Без десяти двенадцать. Брежнев по бумажке читал поздравления советскому народу с Новым 1982 годом. Птицыну показалось, что в прошлом году, на Новый год, он уже это слышал. Кукес со слов кагэбэшника, папиного ученика, уверял, будто Брежнев давно ничего не соображает, что это муляж, говорящая мумия. На людях появляется его двойник. А сам Брежнев живет на одних стимуляторах. Мозг у него атрофировался. И он вот-вот умрет.
Остроумно, если бы телевизионщики взяли да повторили прошлогоднюю запись. Брежнев чавкал вставной челюстью и шлепал губами. Птицын вспомнил словечко из анекдотов о Брежневе: сиськи-масиськи (систематически), но самого анекдота вспомнить не мог. Птицын убрал звук в телевизоре - вид у Брежнева был забавный. Он не столько прочитывал текст, сколько его прожевывал. И процесс жевания давался ему с великим трудом, как будто он глодал подошву. Наверно, сейчас он говорит об Афганистане.
Птицын налил "Донского" в бокал. Физиономия Брежнева исчезла. Вот и куранты. Он покрутил ручку, вернул звук. Бьют! Пока куранты бьют, что загадать? Любовь Верстовской? Она не полюбит! Что? Что?
Он пил шампанское. Пять ударов, девять, двенадцать. Всё. Новый год. Поздно.
Птицын выключил телевизор: "Голубой огонек" его не грел. И ему сразу стало неуютно и тревожно.
Несколько дней подряд он носился с фразой Шекспира, которую, пока готовился к Ханыгину, вычитал из "Макбета". Она привязалась к нему, как назойливый припев: "Жизнь - это повесть, которую пересказал дурак; в ней много слов и страсти, нет лишь смысла". На редкость точно! Только разве это повесть? Выдранная из какой-то книги страница! Да еще скомканная, с оборванным уголком, в жирных пятнах. Подтирка! Клочок прошлогодней газеты!

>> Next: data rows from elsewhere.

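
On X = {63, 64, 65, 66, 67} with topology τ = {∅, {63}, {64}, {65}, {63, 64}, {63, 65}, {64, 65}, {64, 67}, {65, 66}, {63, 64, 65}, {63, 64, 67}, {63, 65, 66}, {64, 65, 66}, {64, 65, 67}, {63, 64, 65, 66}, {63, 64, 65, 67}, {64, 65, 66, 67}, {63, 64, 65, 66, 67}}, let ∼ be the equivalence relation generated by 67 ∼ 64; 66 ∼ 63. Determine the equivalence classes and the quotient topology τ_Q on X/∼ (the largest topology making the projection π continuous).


X/∼ = {[63=66], [64=67], [65]}; |τ_Q| = 6.

Equivalence classes: [63=66], [64=67], [65].
Quotient map π: X → X/∼ sends 63 ↦ [63=66], 64 ↦ [64=67], 65 ↦ [65], 66 ↦ [63=66], 67 ↦ [64=67].
For each subset V ⊆ X/∼, compute π^{-1}(V) ⊆ X and check whether π^{-1}(V) ∈ τ. V is open in τ_Q iff π^{-1}(V) ∈ τ.
  V = {}: π^{-1}(V) = ∅ ∈ τ ✓.
  V = {[63=66]}: π^{-1}(V) = {63, 66} ∉ τ ✗.
  V = {[64=67]}: π^{-1}(V) = {64, 67} ∈ τ ✓.
  V = {[63=66], [64=67]}: π^{-1}(V) = {63, 64, 66, 67} ∉ τ ✗.
  V = {[65]}: π^{-1}(V) = {65} ∈ τ ✓.
  V = {[63=66], [65]}: π^{-1}(V) = {63, 65, 66} ∈ τ ✓.
  V = {[64=67], [65]}: π^{-1}(V) = {64, 65, 67} ∈ τ ✓.
  V = {[63=66], [64=67], [65]}: π^{-1}(V) = {63, 64, 65, 66, 67} ∈ τ ✓.
Open sets in the quotient: τ_Q = {{}, {[64=67]}, {[65]}, {[63=66], [65]}, {[64=67], [65]}, {[63=66], [64=67], [65]}} (6 elements).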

Зачем? Какой смысл в этой жизни? Вот вопрос! Птицыну под руку попалась Библия, еще дореволюционное издание, и он на удачу ее открыл.
"Слово, которое было к Иеремии от Господа: встань и войди в дом горшечника, и там я возвещу тебе слова Мои. И сошел я в дом горшечника, и вот он работал свою работу на кружале. И сосуд, который горшечник делал из глины, развалился в руке его; и он снова сделал из него другой сосуд, какой горшечнику вздумалось сделать".
Вот именно: человеческая жизнь подобна этому куску глины. Под рукой горшечника он кружится на кружале, а потом разваливается. И из того же куска глины делается новая жизнь и тоже кружится на кружале. И так до бесконечности. Вся эта череда перерождений, реинкарнации и прочее, и прочее. Дурная бесконечность!
Птицын пролистал несколько страниц, прочитал о том, как Иеремия разбил глиняный кувшин: "так говорит Господь Саваоф: так сокрушу Я народ сей и город сей, как горшечников сосуд...". Ему пришла на память история с Аркадием Соломонычем Гринблатом: Птицын в состоянии гипноза испоганил его белоснежное кресло. Кукес издевательски обрисовал эту сцену. Как Птицын ни гнал эти воспоминания, они пролезли в окно. Сейчас ему показалось, что он что-то понял. Конечно, это гипотеза, но Птицын сразу в нее поверил. Ведь это была соблазнительная гипотеза.